Baca berita tanpa iklan. Gabung Kompas.com+
Kompas.com - 19/11/2016, 17:16 WIB
|
EditorIcha Rastika

JAKARTA, KOMPAS.com - Calon wakil gubernur DKI Jakarta, Djarot Saiful Hidayat, mendukung penanganan pidana kasus penghadangan terhadap dirinya saat kampanye di Kembangan Utara, Jakarta Barat.

"Baguslah yang di Kembangan Utara saya dengar sudah, ya sudah kami minta ditindak tegas," kata Djarot, dalam kunjungannya di acara Laskar Merah Putih, di sebuah hotel di Cawang, Jakarta Timur, Sabtu (19/11/2016).

Seperti diketahui, Bawaslu DKI menyatakan bahwa penolakan terhadap kampanye Djarot di Kembangan Utara, Jakarta Barat, beberapa waktu lalu, merupakan tindak pidana pemilu.

Kendati demikian, Djarot meminta tidak hanya kasus di Kembangan Utara yang ditangani, tetapi juga kasus penghadangan di wilayah lain.

Djarot menyatakan, sudah lima kali ia ditolak saat kampanye di sejumlah wilayah DKI.

"Yang di Karang Anyer (Jakpus) bagaimana? di Cipinang bagaimana?" ujar Djarot.

(Baca juga: Ahok Pasrah 3 Penghadangan Kampanye Dianggap Tak Penuhi Unsur Pidana)

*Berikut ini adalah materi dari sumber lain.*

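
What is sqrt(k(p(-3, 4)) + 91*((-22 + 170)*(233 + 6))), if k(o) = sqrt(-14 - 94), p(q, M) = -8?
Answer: sqrt(3218852 + 6*I*sqrt(3)) ≈ 1794.1 + 0.003*I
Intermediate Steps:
k(o) = 6*I*sqrt(3) (k(o) = sqrt(-108) = 6*I*sqrt(3))
sqrt(k(p(-3, 4)) + 91*((-22 + 170)*(233 + 6))) = sqrt(6*I*sqrt(3) + 91*((-22 + 170)*(233 + 6))) = sqrt(6*I*sqrt(3) + 91*(148*239)) = sqrt(6*I*sqrt(3) + 91*35372) = sqrt(6*I*sqrt(3) + 3218852) = sqrt(3218852 + 6*I*sqrt(3))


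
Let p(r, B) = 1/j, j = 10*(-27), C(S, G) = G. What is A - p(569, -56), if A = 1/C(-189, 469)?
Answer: 739/126630 ≈ 0.0058359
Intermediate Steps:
j = -270
p(r, B) = -1/270 (p(r, B) = 1/(-270) = -1/270)
A = 1/469 ≈ 0.0021322
A - p(569, -56) = 1/469 - 1*(-1/270) = 1/469 + 1/270 = 739/126630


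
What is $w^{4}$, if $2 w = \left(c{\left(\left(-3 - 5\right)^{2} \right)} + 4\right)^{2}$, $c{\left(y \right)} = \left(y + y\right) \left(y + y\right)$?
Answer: $325152920821841272148320227168256$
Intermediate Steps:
$c{\left(y \right)} = 4 y^{2}$ ($c{\left(y \right)} = 2 y 2 y = 4 y^{2}$)
$w = 134283272$ ($w = \frac{\left(4 \left(\left(-3 - 5\right)^{2}\right)^{2} + 4\right)^{2}}{2} = \frac{\left(4 \left(\left(-8\right)^{2}\right)^{2} + 4\right)^{2}}{2} = \frac{\left(4 \cdot 64^{2} + 4\right)^{2}}{2} = \frac{\left(4 \cdot 4096 + 4\right)^{2}}{2} = \frac{\left(16384 + 4\right)^{2}}{2} = \frac{16388^{2}}{2} = \frac{1}{2} \cdot 268566544 = 134283272$)
$w^{4} = 134283272^{4} = 325152920821841272148320227168256$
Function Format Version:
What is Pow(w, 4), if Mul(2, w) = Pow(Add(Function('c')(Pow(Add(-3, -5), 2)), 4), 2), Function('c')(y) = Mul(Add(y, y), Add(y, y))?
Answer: 325152920821841272148320227168256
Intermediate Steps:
Function('c')(y) = Mul(4, Pow(y, 2)) (Function('c')(y) = Mul(Mul(2, y), Mul(2, y)) = Mul(4, Pow(y, 2)))
w = 134283272 (w = Mul(Rational(1, 2), Pow(Add(Mul(4, Pow(Pow(Add(-3, -5), 2), 2)), 4), 2)) = Mul(Rational(1, 2), Pow(Add(Mul(4, Pow(Pow(-8, 2), 2)), 4), 2)) = Mul(Rational(1, 2), Pow(Add(Mul(4, Pow(64, 2)), 4), 2)) = Mul(Rational(1, 2), Pow(Add(Mul(4, 4096), 4), 2)) = Mul(Rational(1, 2), Pow(Add(16384, 4), 2)) = Mul(Rational(1, 2), Pow(16388, 2)) = Mul(Rational(1, 2), 268566544) = 134283272)
Pow(w, 4) = Pow(134283272, 4) = 325152920821841272148320227168256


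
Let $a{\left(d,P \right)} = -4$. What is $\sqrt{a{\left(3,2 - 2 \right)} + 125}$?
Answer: $11$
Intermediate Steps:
$\sqrt{a{\left(3,2 - 2 \right)} + 125} = \sqrt{-4 + 125} = \sqrt{121} = 11$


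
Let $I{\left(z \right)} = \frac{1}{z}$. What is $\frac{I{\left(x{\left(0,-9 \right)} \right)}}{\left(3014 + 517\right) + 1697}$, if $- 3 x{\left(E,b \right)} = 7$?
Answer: $- \frac{3}{36596} \approx -8.1976 \cdot 10^{-5}$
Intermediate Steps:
$x{\left(E,b \right)} = - \frac{7}{3}$ ($x{\left(E,b \right)} = \left(- \frac{1}{3}\right) 7 = - \frac{7}{3}$)
$\frac{I{\left(x{\left(0,-9 \right)} \right)}}{\left(3014 + 517\right) + 1697} = \frac{1}{\left(- \frac{7}{3}\right) \left(\left(3014 + 517\right) + 1697\right)} = - \frac{3}{7 \left(3531 + 1697\right)} = - \frac{3}{7 \cdot 5228} = \left(- \frac{3}{7}\right) \frac{1}{5228} = - \frac{3}{36596}$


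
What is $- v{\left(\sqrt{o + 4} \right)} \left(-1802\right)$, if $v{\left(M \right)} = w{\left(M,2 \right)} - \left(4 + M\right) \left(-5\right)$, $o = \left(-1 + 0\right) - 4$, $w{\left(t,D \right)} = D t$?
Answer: $36040 + 12614 i \approx 36040.0 + 12614.0 i$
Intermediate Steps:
$o = -5$ ($o = -1 - 4 = -5$)
$v{\left(M \right)} = 20 + 7 M$ ($v{\left(M \right)} = 2 M - \left(4 + M\right) \left(-5\right) = 2 M - \left(-20 - 5 M\right) = 2 M + \left(20 + 5 M\right) = 20 + 7 M$)
$- v{\left(\sqrt{o + 4} \right)} \left(-1802\right) = - (20 + 7 \sqrt{-5 + 4}) \left(-1802\right) = - (20 + 7 \sqrt{-1}) \left(-1802\right) = - (20 + 7 i) \left(-1802\right) = \left(-20 - 7 i\right) \left(-1802\right) = 36040 + 12614 i$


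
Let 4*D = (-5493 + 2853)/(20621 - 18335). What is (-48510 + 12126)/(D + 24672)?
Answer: -6931152/4699961 ≈ -1.4747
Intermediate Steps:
D = -110/381 (D = ((-5493 + 2853)/(20621 - 18335))/4 = (-2640/2286)/4 = (-2640*1/2286)/4 = (¼)*(-440/381) = -110/381 ≈ -0.28871)
(-48510 + 12126)/(D + 24672) = (-48510 + 12126)/(-110/381 + 24672) = -36384/9399922/381 = -36384*381/9399922 = -6931152/4699961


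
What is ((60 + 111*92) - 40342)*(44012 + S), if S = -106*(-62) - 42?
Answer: -1519797940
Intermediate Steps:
S = 6530 (S = 6572 - 42 = 6530)
((60 + 111*92) - 40342)*(44012 + S) = ((60 + 111*92) - 40342)*(44012 + 6530) = ((60 + 10212) - 40342)*50542 = (10272 - 40342)*50542 = -30070*50542 = -1519797940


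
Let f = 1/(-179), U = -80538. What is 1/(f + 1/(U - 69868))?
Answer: -26922674/150585 ≈ -178.79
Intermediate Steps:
f = -1/179 ≈ -0.0055866
1/(f + 1/(U - 69868)) = 1/(-1/179 + 1/(-80538 - 69868)) = 1/(-1/179 + 1/(-150406)) = 1/(-1/179 - 1/150406) = 1/(-150585/26922674) = -26922674/150585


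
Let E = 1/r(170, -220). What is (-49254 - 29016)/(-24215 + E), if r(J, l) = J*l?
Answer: 2927298000/905641001 ≈ 3.2323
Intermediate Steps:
E = -1/37400 (E = 1/(170*(-220)) = 1/(-37400) = -1/37400 ≈ -2.6738e-5)
(-49254 - 29016)/(-24215 + E) = (-49254 - 29016)/(-24215 - 1/37400) = -78270/(-905641001/37400) = -78270*(-37400/905641001) = 2927298000/905641001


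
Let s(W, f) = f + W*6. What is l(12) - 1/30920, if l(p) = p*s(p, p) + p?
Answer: 31538399/30920 ≈ 1020.0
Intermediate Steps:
s(W, f) = f + 6*W
l(p) = p + 7*p² (l(p) = p*(p + 6*p) + p = p*(7*p) + p = 7*p² + p = p + 7*p²)
l(12) - 1/30920 = 12*(1 + 7*12) - 1/30920 = 12*(1 + 84) - 1*1/30920 = 12*85 - 1/30920 = 1020 - 1/30920 = 31538399/30920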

Djarot juga meminta motif penolakan itu juga diselidiki. "Saya minta tolong juga didalami supaya yang di belakang itu apa motifnya," ujar dia.

Selebihnya, Djarot menyerahkan proses kasus ini kepada aparat penegak hukum.

Ia juga mengaku siap ditindak apabila pihaknya melakukan pelanggaran dalam berkampanye.

"Kalau kami ada yang melanggar, tindak. Kan fair, adil," ujar Djarot.

Politikus PDI Perjuangan itu menambahkan, ia meminta pendukung Ahok-Djarot tidak terprovokasi saat ada aksi penolakan.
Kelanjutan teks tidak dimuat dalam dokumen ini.